What the authors term in the book ‘reactionary democracy’ is the use of the concept of democracy for reactionary ends. They suggest the resurgence of racism, ‘populism’ and the far right is not actually the result of popular demands, but rather a top-down process as these ideas have been legitimised through elite behaviours in mainstream politics and the media, in particular. This has helped legitimise the far right, strengthening its hand and compounding inequalities, whilst diverting us away from real concerns and radical alternatives to the current system, they say.

They explain: “The multiple crises we are facing, from Covid-19 to climate breakdown, are very likely to both exacerbate inequalities and reactionary tendencies amongst the elite and their base, such as racism. Yet they create the possibility of an opening for radical change and the demand and urgency for it. As denial, which has made many comfortably passive, is becoming increasingly untenable, sitting on the fence will become less of an option as inaction will be increasingly akin to complicity.

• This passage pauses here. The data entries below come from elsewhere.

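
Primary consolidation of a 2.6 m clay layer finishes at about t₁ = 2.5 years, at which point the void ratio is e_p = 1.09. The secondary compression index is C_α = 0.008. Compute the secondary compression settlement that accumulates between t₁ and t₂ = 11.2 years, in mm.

Secondary compression: S_s = C_α·H/(1+e_p)·log₁₀(t₂/t₁)
S_s = 0.008×2.6/(1+1.09)×log₁₀(11.2/2.5)
    = 0.009952 × 0.6513 = 0.006482 m

S_s ≈ 6.48 mm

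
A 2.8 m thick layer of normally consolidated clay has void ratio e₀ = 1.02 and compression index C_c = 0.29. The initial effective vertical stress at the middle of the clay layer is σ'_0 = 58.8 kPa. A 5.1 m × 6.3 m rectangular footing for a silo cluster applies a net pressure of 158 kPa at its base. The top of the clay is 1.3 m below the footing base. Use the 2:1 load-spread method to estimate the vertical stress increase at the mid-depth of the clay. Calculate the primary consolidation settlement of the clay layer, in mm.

Mid-depth of clay below the footing base: z = 1.3 + 2.8/2 = 2.7 m.
Stress increase at mid-clay by the 2:1 spreading method:
Δσ = qBL/((B+z)(L+z)) = 158×5.1×6.3/((5.1+2.7)(6.3+2.7)) = 72.315 kPa
Final effective stress: σ'_f = σ'_0 + Δσ = 58.8 + 72.315 = 131.12 kPa.
Normally consolidated clay, so the full stress increment lies on the virgin compression line:
S_c = C_c·H/(1+e₀)·log₁₀(σ'_f/σ'_0) = 0.29×2.8/(1+1.02)×log₁₀(131.12/58.8)
    = 0.40198 × 0.34829 = 0.14 m

S_c ≈ 140 mm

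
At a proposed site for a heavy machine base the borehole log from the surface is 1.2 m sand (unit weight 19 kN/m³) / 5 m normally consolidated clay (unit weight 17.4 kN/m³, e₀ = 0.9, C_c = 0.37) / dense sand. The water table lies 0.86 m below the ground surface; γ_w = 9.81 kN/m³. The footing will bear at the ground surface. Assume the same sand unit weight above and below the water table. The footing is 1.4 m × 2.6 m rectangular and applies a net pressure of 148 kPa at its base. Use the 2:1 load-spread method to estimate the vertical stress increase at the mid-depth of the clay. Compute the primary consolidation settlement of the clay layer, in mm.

S_c ≈ 153 mm

Mid-depth of clay below the ground surface: z = 1.2 + 5/2 = 3.7 m.
Total vertical stress at mid-clay: σ_v = 19×1.2 + 17.4×2.5 = 66.3 kPa.
Pore pressure: u = 9.81×(3.7 − 0.86) = 27.86 kPa.
Initial effective stress: σ'_0 = σ_v − u = 66.3 − 27.86 = 38.44 kPa.
Stress increase at mid-clay by the 2:1 spreading method:
Δσ = qBL/((B+z)(L+z)) = 148×1.4×2.6/((1.4+3.7)(2.6+3.7)) = 16.767 kPa
Final effective stress: σ'_f = σ'_0 + Δσ = 38.44 + 16.767 = 55.207 kPa.
Normally consolidated clay, so the full stress increment lies on the virgin compression line:
S_c = C_c·H/(1+e₀)·log₁₀(σ'_f/σ'_0) = 0.37×5/(1+0.9)×log₁₀(55.207/38.44)
    = 0.97368 × 0.15721 = 0.1531 m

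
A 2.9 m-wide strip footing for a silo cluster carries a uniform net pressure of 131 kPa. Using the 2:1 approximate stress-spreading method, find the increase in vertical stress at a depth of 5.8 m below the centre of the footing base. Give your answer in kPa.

Δσ_z ≈ 43.7 kPa

By the 2:1 method the load spreads at 1 horizontal : 2 vertical, so at depth z the loaded area has grown by z in each plan dimension:
Δσ = qB/(B+z) = 131×2.9/(2.9+5.8) = 43.667 kPa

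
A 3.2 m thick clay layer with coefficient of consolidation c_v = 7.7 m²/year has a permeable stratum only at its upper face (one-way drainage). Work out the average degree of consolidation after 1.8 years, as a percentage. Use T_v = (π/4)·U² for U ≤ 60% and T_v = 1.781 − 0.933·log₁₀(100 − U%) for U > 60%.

U ≈ 97.1 %

Drainage path length: H_d = H = 3.2 m (single drainage).
T_v = c_v·t/H_d² = 7.7×1.8/3.2² = 1.3535.
T_v = 1.3535 corresponds to the U > 60% branch:
U = 1 − 10^((1.781 − T_v)/0.933)/100 = 0.9713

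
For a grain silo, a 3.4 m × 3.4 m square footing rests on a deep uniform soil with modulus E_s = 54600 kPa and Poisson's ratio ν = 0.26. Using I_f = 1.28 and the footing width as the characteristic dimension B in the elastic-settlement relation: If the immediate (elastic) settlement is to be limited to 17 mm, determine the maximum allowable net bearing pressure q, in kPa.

q ≈ 229 kPa

S_e = q·B·(1−ν²)/E_s · I_f  ⇒  q = S_e·E_s / (B·(1−ν²)·I_f).
q = 0.017 × 54600 / (3.4 × 0.9324 × 1.28) = 228.7 kPa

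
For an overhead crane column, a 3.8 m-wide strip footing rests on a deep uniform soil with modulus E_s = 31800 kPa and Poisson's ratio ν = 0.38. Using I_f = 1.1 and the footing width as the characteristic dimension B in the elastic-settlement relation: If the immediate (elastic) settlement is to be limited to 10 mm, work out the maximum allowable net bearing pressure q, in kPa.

q ≈ 88.9 kPa

S_e = q·B·(1−ν²)/E_s · I_f  ⇒  q = S_e·E_s / (B·(1−ν²)·I_f).
q = 0.01 × 31800 / (3.8 × 0.8556 × 1.1) = 88.92 kPa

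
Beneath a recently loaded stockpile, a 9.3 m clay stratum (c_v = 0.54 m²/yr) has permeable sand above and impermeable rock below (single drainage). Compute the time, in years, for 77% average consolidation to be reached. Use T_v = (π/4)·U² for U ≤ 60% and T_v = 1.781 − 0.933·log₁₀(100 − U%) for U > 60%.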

“This is central to our book, which explores the way some ideas travel from the extreme to the mainstream, how some become the norm, while others remain reviled and can even be used to justify the centre’s rightful hegemony, if only when compared to more radical alternatives: in a nutshell, things are bad but they could be worse. Our aim is to map the way in which reactionary ideas and racism in particular have made their way back into mainstream discourse, under the guise of pseudo-progressive tropes such as free speech and liberalism, where freedom is understood solely as the freedom of the privileged, represented as victims, to defend said privilege and stifle any demands from those suffering from real and systemic injustice.”

Reviewer, Professor Akwugo Emejulu Department of Sociology University of Warwick adds: “Mondon and Winter offer a razor-sharp analysis of the relationship between racism and liberalism to rethink the resurgence of far right, populist politics. Ultimately, this is a hopeful book that demands more from democracy and from ourselves - only by resisting racism and other hierarchical exclusions can we hope to build egalitarian futures.”